During this second half of the menstrual cycle, the breasts may swell and become tender. However, the nipples and areolas do not tend to change or get larger during a regular menstrual cycle.
The body stimulates these changes to prepare itself for the possibility of an egg becoming fertilized. If pregnancy does not occur, the breasts revert to their normal size and shape once the person gets their period.
A person should consult a doctor if they want to reduce the size of their areolas.
Having large areolas is perfectly normal, but some people want to reduce them for cosmetic reasons. People who wish to reduce the size of their areolas should speak to a doctor. The most effective option for areola reduction is surgery, which can be expensive.
During the reduction procedure, the surgeon will make an incision and remove a circular piece of the outer areolar tissue. They will then stitch the skin surrounding the areola to the new areolar border.
The surgeon can often perform the procedure using a local anesthetic to numb the breast area. However, in some cases, they may have to put the person under a general anesthetic.
A person can have an areola reduction as standalone surgery or as part of another breast procedure, such as a breast reduction or implant placement.
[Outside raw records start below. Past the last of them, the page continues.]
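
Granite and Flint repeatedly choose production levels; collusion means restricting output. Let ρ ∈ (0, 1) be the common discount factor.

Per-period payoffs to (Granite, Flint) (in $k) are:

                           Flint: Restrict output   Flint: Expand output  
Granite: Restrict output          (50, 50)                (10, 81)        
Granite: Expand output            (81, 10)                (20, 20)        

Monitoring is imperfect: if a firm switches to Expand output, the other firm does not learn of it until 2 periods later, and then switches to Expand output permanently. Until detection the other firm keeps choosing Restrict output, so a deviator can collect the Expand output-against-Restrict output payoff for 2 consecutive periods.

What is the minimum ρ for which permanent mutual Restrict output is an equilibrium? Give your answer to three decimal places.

0.713

The best deviation is to choose Expand output for all 2 undetected periods, earning 81 each, then 20 forever once detected.
Deviation value: 81(1−ρ^2)/(1−ρ) + 20ρ^2/(1−ρ); cooperation value: 50/(1−ρ).
IC: 50 ≥ 81(1−ρ^2) + 20ρ^2 = 81 − 61ρ^2.
So ρ^2 ≥ 31/61, giving ρ ≥ (31/61)^(1/2) ≈ 0.713.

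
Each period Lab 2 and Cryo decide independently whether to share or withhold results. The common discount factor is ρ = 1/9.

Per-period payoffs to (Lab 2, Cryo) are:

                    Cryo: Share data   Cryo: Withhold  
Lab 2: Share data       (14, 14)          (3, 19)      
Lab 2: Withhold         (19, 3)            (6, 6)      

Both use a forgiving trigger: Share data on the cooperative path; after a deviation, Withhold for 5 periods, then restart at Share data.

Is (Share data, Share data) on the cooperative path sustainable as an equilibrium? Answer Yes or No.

No

IC: ρ+…+ρ^5 ≥ (19−14)/(14−6) = 5/8.
At ρ = 1/9: partial sum = 0.1250 < 0.6250. Cooperation not sustainable.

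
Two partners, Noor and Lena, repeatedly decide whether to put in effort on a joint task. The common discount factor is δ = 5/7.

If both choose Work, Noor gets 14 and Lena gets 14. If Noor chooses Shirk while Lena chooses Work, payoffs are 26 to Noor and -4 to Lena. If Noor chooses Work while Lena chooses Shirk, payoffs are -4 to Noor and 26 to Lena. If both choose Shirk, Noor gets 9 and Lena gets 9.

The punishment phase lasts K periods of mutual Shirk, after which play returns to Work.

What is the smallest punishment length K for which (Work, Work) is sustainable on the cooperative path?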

Surgical areola reduction can decrease sensation in the nipples and may affect a person’s ability to breastfeed.
As breast tissue comprises mostly fat cells, some people may find that losing weight helps reduce breast, and therefore areola, size. For people who wish to reduce their areola size but do not want to have surgery, losing weight may be another option.
The areolas come in many different shapes, sizes, and colors. Everyone’s breasts are different, and it is perfectly normal for a person to have very large areolas.
It is also normal for the areolas to change in size and color over time. These changes can occur as a natural part of aging as well as during pregnancy and breastfeeding.
Anyone who has concerns about the size of their areolas should speak to their doctor.